New Facility/New Location

  • Location Analysis – in economic parlance, the application of elements of Central Place Theory.  This includes a review of the site in relationship to key ranked variables such as market/demographics, accessibility, staff/employment access, proximity to other healthcare, other services, etc.
  • Pricing – what is/are the core pricing assumption(s)….I’ve written on strategic pricing models on this site.  If I am doing the pricing work, I apply the concepts in the Strategic Pricing presentations and worksheets found on the Reports and Other Documents page on this site.
  • Demographics – I’ll use my pricing data and my location analysis to frame my demographic analysis.  Aside from age and income, I’ll look at migration patterns, education, career history, etc. plus I’ll review the information on a geocoded basis to refine market relationships between customers and other competitors.
  • Demand Analysis – From the demographic data and tested against the pricing, I’ll build a demand analysis and a penetration analysis that provides a range of likely target customers, within the market areas, give the pricing information, for a particular product.  Historic migration and market area occupancy of like accommodations is used to sensitize the demand analysis.
  • Economic Analysis – This is a review of current market conditions and trends that can impact the project’s feasibility, positively or negatively.  Real estate, income, employment, business investment, economic outlooks, policy implications such as tax policy, etc. are all key elements reviewed.
  • Competitive Analysis – What is going on within the area/regional competition of like or quasi-comparable projects is important as a buffer or moreover, a stability (or lack thereof) check.  I like to look at all potential or as many as practical, comparable living accommodations – not just seniors housing (condos, apartments, etc.).

Expansion Projects

I will complete a major portion of the above with less time spent on location analysis and pricing work (though pricing is still key for accurate demand).  I have watched organizations cannibalize their own market share and occupancy levels with expansion projects so accurate gauging of current and pent-up demand is critical along with conditional trends (economic, competitive analysis, etc.).

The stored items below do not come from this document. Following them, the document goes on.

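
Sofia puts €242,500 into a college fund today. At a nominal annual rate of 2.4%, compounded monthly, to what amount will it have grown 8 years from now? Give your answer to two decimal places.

i = 0.024/12 = 0.002 per month; n = 8·12 = 96.
FV = 242,500 × (1 + 0.002)^96 = 293,773.7655

€293,773.77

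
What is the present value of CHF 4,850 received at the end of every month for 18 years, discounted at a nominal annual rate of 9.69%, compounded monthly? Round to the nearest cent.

CHF 494,902.20

i = 0.0969/12 = 0.008075 per month; n = 18·12 = 216.
PV = PMT · [1 − (1+i)^(−n)] / i = 4850 · 102.041691 = 494,902.2027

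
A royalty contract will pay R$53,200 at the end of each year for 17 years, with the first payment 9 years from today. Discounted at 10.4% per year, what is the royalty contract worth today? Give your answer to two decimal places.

R$188,689.26

PV at t=8 (ordinary 17-year annuity): 53200 × a(17|0.104) = 53200 × 7.826870 = 416,389.5016
Discount back 8 years: 416,389.5016 × (1+0.104)^(−8) = 416,389.5016 × 0.453156 = 188,689.2612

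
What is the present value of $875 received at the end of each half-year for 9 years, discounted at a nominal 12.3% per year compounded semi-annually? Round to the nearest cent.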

M&A, Financing, Etc. Projects

Again, all of the above work is relevant but depending on the circumstances, I will incorporate benchmark data from industry sub-sets.  For example, for SNFs I look at compliance information, CMS star ratings, staffing numbers, payer mix/quality mix and of course, federal and state reimbursement and policy trends.  When I review covenant defaults and provide reports, I narrow the analysis based on the core nature of the default but most often, the issues of late are occupancy, pricing, and revenue models versus fixed and variable cost levels.  Pricing work is often key along with a review of marketing strategies.

Is there more to this topic area?  Of course and this post isn’t meant to be exhaustive nor a text-book supplement.  It is however, a ready framework that can provide guidance to those looking at conducting or contracting for, a feasibility, financing or market analysis.  My advice: Getting it done right the first time saves money, prevents future problems, and assists with positive outcomes for any project or purpose.